By this appeal the appellant/wife is challenging the

judgment and order dated 23/5/2007 passed by the Family

Court at Mumbai in Petition No. A-1711/2003. By the

impugned judgment, the Family Court has allowed the

petition filed by the respondent/husband, thereby dissolving

the marriage between the parties on the ground of cruelty

under section 13(1) (i a) of the Hindu Marriage Act 1955 (Act

for short) with some other reliefs.

2. The brief facts necessary for the disposal of the

appeal may be stated thus:

That the parties got married on 5/12/2001

whereupon the appellant went to reside at the matrimonial

house which consisted of the respondent, his parents, a

married brother by name Anil, a married sister by name

Akshata and an unmarried brother by name Bharat, who is

3 FCA 137 2007

since dead. The appellant since prior to the marriage was

working as a teacher and continued to work even after the

marriage.

3. According to the respondent, within 15 days of the

marriage, the appellant started insisting to live separate and

her general behaviour gave rise to a suspicion about her

mental health. She was behaving arrogantly and insulting

the family members of the respondent and was creating

scene. On many occasions, the appellant left the matrimonial

home with bag and baggage and at the intervention and

insistence of the respondent had returned to the matrimonial

home. This conduct of the appellant was brought to the

notice of her parents and brother, who although admitted

that the appellant suffered from intermittent attacks,

attributed the same to "black magic played by her enemies."

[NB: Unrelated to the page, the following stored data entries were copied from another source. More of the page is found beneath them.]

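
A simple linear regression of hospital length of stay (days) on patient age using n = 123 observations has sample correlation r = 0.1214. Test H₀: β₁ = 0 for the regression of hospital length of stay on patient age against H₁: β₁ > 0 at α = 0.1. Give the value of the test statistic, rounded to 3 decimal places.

t = 1.345

t = r·√(n − 2)/√(1 − r²) = 0.1214·√121/√0.985262 = 1.345.
df = n − 2 = 121.
One-sided p ≈ 0.0905, which is < 0.1, so reject H₀.
There is evidence of a linear association between patient age and hospital length of stay.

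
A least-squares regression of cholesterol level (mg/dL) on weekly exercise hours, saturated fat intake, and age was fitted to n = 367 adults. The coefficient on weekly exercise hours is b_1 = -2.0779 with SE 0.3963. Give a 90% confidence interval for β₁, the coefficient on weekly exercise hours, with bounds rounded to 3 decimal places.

(-2.731, -1.424)

df = n − k − 1 = 367 − 3 − 1 = 363.
t* = t_{0.05, 363} = 1.649062.
Margin = t* × SE = 1.649062 × 0.3963 = 0.65352.
CI: -2.0779 ± 0.65352 → (-2.731, -1.424).
With 90% confidence, each one-unit increase in weekly exercise hours is associated with a change of between -2.731 and -1.424 mg/dL in cholesterol level, holding the other predictors fixed.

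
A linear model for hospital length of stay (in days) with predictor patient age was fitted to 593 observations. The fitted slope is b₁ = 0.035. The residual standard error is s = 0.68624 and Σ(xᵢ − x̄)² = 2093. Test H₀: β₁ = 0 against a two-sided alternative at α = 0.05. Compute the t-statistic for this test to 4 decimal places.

SE(b₁) = s/√Sₓₓ = 0.68624/√2093 = 0.015.
t = 0.035 / 0.015 = 2.3333.
df = n − 2 = 591.
Two-sided p ≈ 0.0200, which is < 0.05, so reject H₀.
There is evidence that patient age is associated with hospital length of stay.

t = 2.3333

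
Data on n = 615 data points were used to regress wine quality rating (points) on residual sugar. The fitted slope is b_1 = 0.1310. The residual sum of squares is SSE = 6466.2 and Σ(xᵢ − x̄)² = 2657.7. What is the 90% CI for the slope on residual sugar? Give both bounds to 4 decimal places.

(0.0272, 0.2348)

MSE = SSE/(n − 2) = 6466.2/613 = 10.5485.
SE(b_1) = √(MSE/Sₓₓ) = √(10.5485/2657.7) = 0.0630001.
df = n − 2 = 613.
t* = t_{0.05, 613} = 1.647343.
Margin = t* × SE = 1.647343 × 0.0630001 = 0.103783.
CI: 0.1310 ± 0.103783 → (0.0272, 0.2348).
With 90% confidence, each one-unit increase in residual sugar is associated with a change of between 0.0272 and 0.2348 points in wine quality rating.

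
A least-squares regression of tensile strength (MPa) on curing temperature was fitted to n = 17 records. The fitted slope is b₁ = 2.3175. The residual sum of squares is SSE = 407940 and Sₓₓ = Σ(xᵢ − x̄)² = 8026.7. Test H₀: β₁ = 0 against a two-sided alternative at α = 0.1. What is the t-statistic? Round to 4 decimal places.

t = 1.2590

MSE = SSE/(n − 2) = 407940/15 = 27196.
SE(b₁) = √(MSE/Sₓₓ) = √(27196/8026.7) = 1.8407.
t = 2.3175 / 1.8407 = 1.2590.
df = n − 2 = 15.
Two-sided p ≈ 0.2273, which is ≥ 0.1, so fail to reject H₀.
The data do not give significant evidence of an association between curing temperature and tensile strength.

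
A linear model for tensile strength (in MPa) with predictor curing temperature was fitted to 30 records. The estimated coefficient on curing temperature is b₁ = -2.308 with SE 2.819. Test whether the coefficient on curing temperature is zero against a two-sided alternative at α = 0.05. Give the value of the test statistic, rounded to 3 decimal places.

H₀: β₁ = 0 vs H₁: β₁ ≠ 0.
t = (b₁ − β₁⁰)/SE = -2.308 / 2.819 = -0.819.
df = n − 2 = 30 − 2 = 28.
Two-sided p ≈ 0.4199, which is ≥ 0.05, so fail to reject H₀.
The data do not give significant evidence of an association between curing temperature and tensile strength.

t = -0.819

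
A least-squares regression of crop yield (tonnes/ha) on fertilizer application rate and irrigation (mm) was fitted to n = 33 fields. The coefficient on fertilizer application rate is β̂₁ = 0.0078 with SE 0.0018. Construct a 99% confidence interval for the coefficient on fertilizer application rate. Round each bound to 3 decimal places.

(0.003, 0.013)

df = n − k − 1 = 33 − 2 − 1 = 30.
t* = t_{0.005, 30} = 2.749996.
Margin = t* × SE = 2.749996 × 0.0018 = 0.00495.
CI: 0.0078 ± 0.00495 → (0.003, 0.013).
With 99% confidence, each one-unit increase in fertilizer application rate is associated with a change of between 0.003 and 0.013 tonnes/ha in crop yield, holding the other predictors fixed.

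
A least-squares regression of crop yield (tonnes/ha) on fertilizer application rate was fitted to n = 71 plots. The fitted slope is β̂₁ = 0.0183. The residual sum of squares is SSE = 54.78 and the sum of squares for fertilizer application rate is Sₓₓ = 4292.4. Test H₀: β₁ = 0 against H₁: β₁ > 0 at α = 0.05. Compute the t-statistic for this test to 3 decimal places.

MSE = SSE/(n − 2) = 54.78/69 = 0.793913.
SE(β̂₁) = √(MSE/Sₓₓ) = √(0.793913/4292.4) = 0.0135999.
t = 0.0183 / 0.0135999 = 1.346.
df = n − 2 = 69.
One-sided p ≈ 0.0914, which is ≥ 0.05, so fail to reject H₀.
The data do not give significant evidence that the true slope on fertilizer application rate is positive.

t = 1.346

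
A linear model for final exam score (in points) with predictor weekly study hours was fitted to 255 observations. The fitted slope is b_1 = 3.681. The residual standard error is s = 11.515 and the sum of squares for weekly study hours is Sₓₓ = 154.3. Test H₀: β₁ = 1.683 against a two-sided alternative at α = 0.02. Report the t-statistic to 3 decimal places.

SE(b_1) = s/√Sₓₓ = 11.515/√154.3 = 0.927003.
t = (3.681 − 1.683) / 0.927003 = 2.155.
df = n − 2 = 253.
Two-sided p ≈ 0.0321, which is ≥ 0.02, so fail to reject H₀.
The data are consistent with a true slope of 1.683 points per unit of weekly study hours.

t = 2.155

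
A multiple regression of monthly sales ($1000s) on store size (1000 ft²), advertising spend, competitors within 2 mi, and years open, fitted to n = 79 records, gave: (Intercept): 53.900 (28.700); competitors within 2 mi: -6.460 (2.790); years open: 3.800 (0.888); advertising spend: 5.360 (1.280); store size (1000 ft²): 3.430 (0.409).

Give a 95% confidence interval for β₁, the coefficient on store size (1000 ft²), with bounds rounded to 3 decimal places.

(2.615, 4.245)

Read off: b = 3.430, SE = 0.409 for store size (1000 ft²).
df = n − k − 1 = 79 − 4 − 1 = 74.
t* = t_{0.025, 74} = 1.992543.
Margin = t* × SE = 1.992543 × 0.409 = 0.81495.
CI: 3.430 ± 0.81495 → (2.615, 4.245).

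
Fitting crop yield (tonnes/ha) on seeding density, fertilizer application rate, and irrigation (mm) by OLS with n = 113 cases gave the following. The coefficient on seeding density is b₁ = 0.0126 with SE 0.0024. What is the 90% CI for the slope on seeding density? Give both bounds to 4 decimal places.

(0.0086, 0.0166)

df = n − k − 1 = 113 − 3 − 1 = 109.
t* = t_{0.05, 109} = 1.658953.
Margin = t* × SE = 1.658953 × 0.0024 = 0.003981.
CI: 0.0126 ± 0.003981 → (0.0086, 0.0166).
With 90% confidence, each one-unit increase in seeding density is associated with a change of between 0.0086 and 0.0166 tonnes/ha in crop yield, holding the other predictors fixed.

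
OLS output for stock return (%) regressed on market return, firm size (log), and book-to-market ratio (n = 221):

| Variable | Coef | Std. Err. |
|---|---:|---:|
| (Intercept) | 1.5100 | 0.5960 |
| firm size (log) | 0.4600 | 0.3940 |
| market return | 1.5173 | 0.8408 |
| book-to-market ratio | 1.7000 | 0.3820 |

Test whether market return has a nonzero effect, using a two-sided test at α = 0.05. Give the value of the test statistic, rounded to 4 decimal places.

Read off: b = 1.5173, SE = 0.8408 for market return.
H₀: β₁ = 0 vs H₁: β₁ ≠ 0.
t = 1.5173 / 0.8408 = 1.8046.
df = n − k − 1 = 221 − 3 − 1 = 217.
Two-sided p ≈ 0.0725, which is ≥ 0.05, so fail to reject H₀.
The data do not give significant evidence of an association between market return and stock return, after adjusting for the other predictors.

t = 1.8046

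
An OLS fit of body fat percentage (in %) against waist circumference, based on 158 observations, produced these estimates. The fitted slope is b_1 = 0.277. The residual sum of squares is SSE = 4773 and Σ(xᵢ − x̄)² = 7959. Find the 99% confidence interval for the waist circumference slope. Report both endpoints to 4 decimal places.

MSE = SSE/(n − 2) = 4773/156 = 30.5962.
SE(b_1) = √(MSE/Sₓₓ) = √(30.5962/7959) = 0.0620018.
df = n − 2 = 156.
t* = t_{0.005, 156} = 2.607712.
Margin = t* × SE = 2.607712 × 0.0620018 = 0.161683.
CI: 0.277 ± 0.161683 → (0.1153, 0.4387).
With 99% confidence, each one-unit increase in waist circumference is associated with a change of between 0.1153 and 0.4387 % in body fat percentage.

(0.1153, 0.4387)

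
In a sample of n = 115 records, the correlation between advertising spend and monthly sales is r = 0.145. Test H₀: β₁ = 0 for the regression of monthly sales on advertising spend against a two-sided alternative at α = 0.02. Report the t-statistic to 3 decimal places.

t = r·√(n − 2)/√(1 − r²) = 0.145·√113/√0.978975 = 1.558.
df = n − 2 = 113.
Two-sided p ≈ 0.1221, which is ≥ 0.02, so fail to reject H₀.
The data do not give significant evidence of a linear association between advertising spend and monthly sales.

t = 1.558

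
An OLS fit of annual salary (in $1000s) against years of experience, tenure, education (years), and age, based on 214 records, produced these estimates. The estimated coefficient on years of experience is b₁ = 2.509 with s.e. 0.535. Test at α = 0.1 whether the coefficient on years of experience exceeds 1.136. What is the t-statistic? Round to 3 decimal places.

H₀: β₁ = 1.136 vs H₁: β₁ > 1.136.
t = (b₁ − β₁⁰)/SE = (2.509 − 1.136) / 0.535 = 2.566.
df = n − k − 1 = 214 − 4 − 1 = 209.
One-sided p ≈ 0.0055, which is < 0.1, so reject H₀.
There is evidence that the true slope on years of experience exceeds 1.136 $1000s per unit, holding the other predictors fixed.

t = 2.566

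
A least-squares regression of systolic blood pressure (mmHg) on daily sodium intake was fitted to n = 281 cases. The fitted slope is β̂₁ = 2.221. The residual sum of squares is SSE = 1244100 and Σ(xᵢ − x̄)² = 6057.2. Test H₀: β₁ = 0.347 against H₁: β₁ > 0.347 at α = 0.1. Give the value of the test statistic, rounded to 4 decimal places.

MSE = SSE/(n − 2) = 1244100/279 = 4459.14.
SE(β̂₁) = √(MSE/Sₓₓ) = √(4459.14/6057.2) = 0.858005.
t = (2.221 − 0.347) / 0.858005 = 2.1841.
df = n − 2 = 279.
One-sided p ≈ 0.0149, which is < 0.1, so reject H₀.
There is evidence that the true slope on daily sodium intake exceeds 0.347 mmHg per unit.

t = 2.1841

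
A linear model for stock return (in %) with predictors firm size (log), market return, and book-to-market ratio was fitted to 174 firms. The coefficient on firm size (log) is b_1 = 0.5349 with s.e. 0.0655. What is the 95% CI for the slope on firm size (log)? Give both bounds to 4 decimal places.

df = n − k − 1 = 174 − 3 − 1 = 170.
t* = t_{0.025, 170} = 1.974017.
Margin = t* × SE = 1.974017 × 0.0655 = 0.129298.
CI: 0.5349 ± 0.129298 → (0.4056, 0.6642).
With 95% confidence, each one-unit increase in firm size (log) is associated with a change of between 0.4056 and 0.6642 % in stock return, holding the other predictors fixed.

(0.4056, 0.6642)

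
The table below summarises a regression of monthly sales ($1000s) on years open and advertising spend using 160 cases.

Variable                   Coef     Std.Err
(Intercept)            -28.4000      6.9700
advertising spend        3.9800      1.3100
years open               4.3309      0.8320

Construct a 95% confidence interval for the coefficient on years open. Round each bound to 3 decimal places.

(2.688, 5.974)

Read off: b = 4.3309, SE = 0.8320 for years open.
df = n − k − 1 = 160 − 2 − 1 = 157.
t* = t_{0.025, 157} = 1.975189.
Margin = t* × SE = 1.975189 × 0.8320 = 1.64336.
CI: 4.3309 ± 1.64336 → (2.688, 5.974).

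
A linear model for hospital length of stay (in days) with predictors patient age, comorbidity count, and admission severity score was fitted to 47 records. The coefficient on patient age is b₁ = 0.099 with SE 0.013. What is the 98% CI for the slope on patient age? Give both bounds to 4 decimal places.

df = n − k − 1 = 47 − 3 − 1 = 43.
t* = t_{0.01, 43} = 2.41625.
Margin = t* × SE = 2.41625 × 0.013 = 0.031411.
CI: 0.099 ± 0.031411 → (0.0676, 0.1304).
With 98% confidence, each one-unit increase in patient age is associated with a change of between 0.0676 and 0.1304 days in hospital length of stay, holding the other predictors fixed.

(0.0676, 0.1304)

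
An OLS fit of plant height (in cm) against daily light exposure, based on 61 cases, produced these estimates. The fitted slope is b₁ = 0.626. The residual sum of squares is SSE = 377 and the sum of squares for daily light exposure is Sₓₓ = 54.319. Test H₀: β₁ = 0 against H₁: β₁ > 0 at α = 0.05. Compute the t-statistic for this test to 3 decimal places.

MSE = SSE/(n − 2) = 377/59 = 6.38983.
SE(b₁) = √(MSE/Sₓₓ) = √(6.38983/54.319) = 0.34298.
t = 0.626 / 0.34298 = 1.825.
df = n − 2 = 59.
One-sided p ≈ 0.0365, which is < 0.05, so reject H₀.
There is evidence that the true slope on daily light exposure is positive.

t = 1.825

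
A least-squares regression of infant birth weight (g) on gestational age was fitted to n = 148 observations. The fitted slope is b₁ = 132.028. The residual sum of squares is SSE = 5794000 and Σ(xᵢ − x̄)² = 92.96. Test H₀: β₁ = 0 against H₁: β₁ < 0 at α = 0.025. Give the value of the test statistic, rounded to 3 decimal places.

MSE = SSE/(n − 2) = 5794000/146 = 39684.9.
SE(b₁) = √(MSE/Sₓₓ) = √(39684.9/92.96) = 20.6616.
t = 132.028 / 20.6616 = 6.390.
df = n − 2 = 146.
One-sided p ≈ 1.0000, which is ≥ 0.025, so fail to reject H₀.
The data do not give significant evidence that the true slope on gestational age is negative.

t = 6.390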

4. On 15/2/2002, the appellant picked up quarrel

with the respondent on flimsy ground, when he had inquired

about her health. She became violent and assaulted the

respondent and attempted to leave the matrimonial home in

4 FCA 137 2007

the middle of the night at 2 a.m. along with her clothes and

jewelery. She, however, could not go out, as the main gate of

the building was locked and hence she returned. Sometime in

August 2002, the appellant got another attack and started

abusing the respondent and his family members and also

physically assaulted him. It was contended that the

respondent was unable to control or bear the appellant's

violent behaviour. She was also threatening the respondent

that she would commit suicide thereby bringing the

respondent and his family members in deep trouble. The

respondent claimed that the appellant was performing "black

magic and always used to read books on the same". She was

also accusing the respondent of having extra marital

relations. On 9/8/2002 the appellant picked up quarrel with

the respondent's mother, packed her belongings and started

leaving the house. The respondent intervened and stopped

her and called her parents and the entire situation was

explained to them. It was contended that the parents of the

appellant, as also her brother Sameer, tried to convince the

appellant, however, she was in no mood to listen and became

aggressive and violent whereupon the brother of the

5 FCA 137 2007

appellant slapped her and she was taken to her matrimonial

house. After a week she was brought back to the

matrimonial house by her brother with the assurance that

she would behave herself and that she was willing to give

this in writing. Sometime in the month of August/September

2002, the appellant was got examined by Dr. Manoj

Bhatawadekar, a psychiatric and by Ms. Minal Sule, a clinical

psychologist, whichig showed the aberration in the

personality of the appellant, including distortion and

impulsiveness due to disorganization of thought process.

However, the appellant did not cooperate in the treatment, as

a result of which, there was escalation in the abnormal

behaviour.

5. On 2/10/2002, the appellant was tested positive

for pregnancy. However, inspite of being happy about the

same she abused everybody in the family for flimsy reason.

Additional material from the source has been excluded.